CHAP 2... La colonisation grecque
C'est une sorte d'anachronisme que de parler ici de colonisation et de colonies, deux termes qui ne recouvrent pas les mêmes réalités dans l'antiquité et dans le monde moderne.
I] Les modalités de la fondation
1) Les causes
La plus évidente est la surpopulation, un concept
ici relatif aux ressources assez maigres et non absolu. De ce fait, beaucoup de gens
préféraient émigrer parce que leur niveau de vie était trop bas. Parfois cependant,
c'est la cité elle-même qui décide de se débarrasser d'une partie de sa population
pour des raisons économiques et parfois politiques aussi. Mais il ne faudrait pas croire
que les émigrants aient toujours été des pauvres. On trouve aussi parmi eux des
aristocrates à la recherche de l'aventure et de la fortune. La plus part du temps, il
semble qu'on allait chercher de nouvelles terres. Beaucoup de colonies ont donc une
vocation agricole ou la recherche de débouchés économiques.

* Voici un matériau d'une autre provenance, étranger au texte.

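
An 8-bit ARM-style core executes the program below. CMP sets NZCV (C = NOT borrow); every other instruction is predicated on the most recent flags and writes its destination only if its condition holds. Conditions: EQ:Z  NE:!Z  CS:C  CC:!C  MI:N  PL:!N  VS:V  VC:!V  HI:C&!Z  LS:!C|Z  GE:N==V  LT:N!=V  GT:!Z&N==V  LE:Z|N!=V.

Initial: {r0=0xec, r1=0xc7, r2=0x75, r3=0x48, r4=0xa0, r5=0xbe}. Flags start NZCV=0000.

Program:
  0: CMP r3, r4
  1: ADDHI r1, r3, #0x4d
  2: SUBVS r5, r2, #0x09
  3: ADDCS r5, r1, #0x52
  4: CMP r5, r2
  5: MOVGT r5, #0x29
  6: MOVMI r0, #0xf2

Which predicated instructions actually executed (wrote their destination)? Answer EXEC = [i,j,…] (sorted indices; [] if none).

0: ✓ CMP  NZCV=1001
1: · ADDHI
2: ✓ SUBVS  r5←0x6c
3: · ADDCS
4: ✓ CMP  NZCV=1000
5: · MOVGT
6: ✓ MOVMI  r0←0xf2

EXEC = [2,6]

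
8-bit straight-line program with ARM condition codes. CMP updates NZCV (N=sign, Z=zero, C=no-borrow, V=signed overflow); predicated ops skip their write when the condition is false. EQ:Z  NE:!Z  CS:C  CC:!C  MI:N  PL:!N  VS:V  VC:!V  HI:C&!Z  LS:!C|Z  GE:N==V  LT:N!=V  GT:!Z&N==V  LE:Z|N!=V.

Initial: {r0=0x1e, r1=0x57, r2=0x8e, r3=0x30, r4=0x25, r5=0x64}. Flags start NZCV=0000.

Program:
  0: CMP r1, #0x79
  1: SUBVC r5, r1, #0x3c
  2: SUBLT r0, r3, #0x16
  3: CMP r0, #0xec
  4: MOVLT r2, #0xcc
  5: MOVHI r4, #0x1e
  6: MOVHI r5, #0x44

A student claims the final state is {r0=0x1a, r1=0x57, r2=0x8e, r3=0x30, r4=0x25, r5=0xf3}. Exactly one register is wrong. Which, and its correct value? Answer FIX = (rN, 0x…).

FIX = (r5, 0x1b)

0: ✓ CMP  NZCV=1000
1: ✓ SUBVC  r5←0x1b
2: ✓ SUBLT  r0←0x1a
3: ✓ CMP  NZCV=0000
4: · MOVLT
5: · MOVHI
6: · MOVHI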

On sait que le commerce maritime était bien pratiqué en Grèce depuis le
VIIIe siècle, quand commence la grande vague de colonisation. Ainsi, certaines
colonies ont une fonction nettement agricole d'autre commerciale et d'autres une vocation
double, à la fois commerciale et agricole.
2) Les mesures
préliminaires
a. La prise de décision
La décision était parfois prise par un individu
seul, parfois c'est une guerre civile qui entraîne le départ des vaincus, mais la plus
part du temps il s'agit d'une décision collective. Cette décision se concrétise par le
vote d'un décret, celui ci portant sur trois points :
La décision de fonder une
colonie
Le choix du
fondateur (oïkiste)
La
désignation des colons.
Les clauses
relatives au statut des migrants et à leur relation avec la cité mère.
Occasionnellement,
les colons peuvent se lier par un serment accompagné de malédictions pour les
contrevenants. Le fondateur était choisi parmi les familles nobles : le fondateur de Syracuse appartenait à la famille dirigeante
de Corinthe, les Bacchiades.
Quand une
colonie fonde à son tour une colonie, la procédure normale et de faire appel à la métropolis pour en obtenir un
fondateur.
b. La sanction divine
Cette décision
grave, qui met en péril l'existence d'une partie de la communauté implique une sanction
divine. Avant de partir, il convient donc de faire appel à l'oracle d'Apollon à Delphes. Tous les récits de colonisation font état de cette consultation et
mentionnent les réponses oraculaires, inventées plus tard, à posteriori.
A partir du
VIIIe siècle, le
sanctuaire d'Apollon à Delphes devient panhellénique. Le Dieu semble s'être contenté de répondre par oui ou par non. Dans
d'autres cas, le dieu donne des indications géographiques à ceux qui ne savaient pas où
aller.
La sanction
divine est du car l'expédition a aussi un caractère religieux, la cité étant une
communauté religieuse et les dieux de la cité voyagent avec les colons. De plus, dans le
cadre de la colonisation, il s'agissait de s'approprier le territoire d'autrui, impliquant
le risque d'extermination. C'est pourquoi on invente des mythes destinés à justifier
cette prise de possession ; ils prouvent que depuis tout temps, ils avaient un droit sur
la région.
Quand
l'expédition échoue, on prouve qu'il n'y avait pas eu de consultation ou bien que
l'oracle avait été mal interprété.
c. Le choix des colons
En général,
il n'était pas difficile de trouver des volontaires. Mais on connaît des cas avec
contraintes. Le nombre de colons envoyés par la première vague n'excédait pas une
centaine de personnes et ne comprenait que des hommes. Une fois le premier colon
installé, on expédiait de nouvelles vagues d'immigrants pour consolider la communauté.
Dans une
certaine mesure, on pouvait aussi faire appel aux indigènes, ce qui pose le problème des
mariages mixtes. Les sources sont peu loquaces sur le sujet.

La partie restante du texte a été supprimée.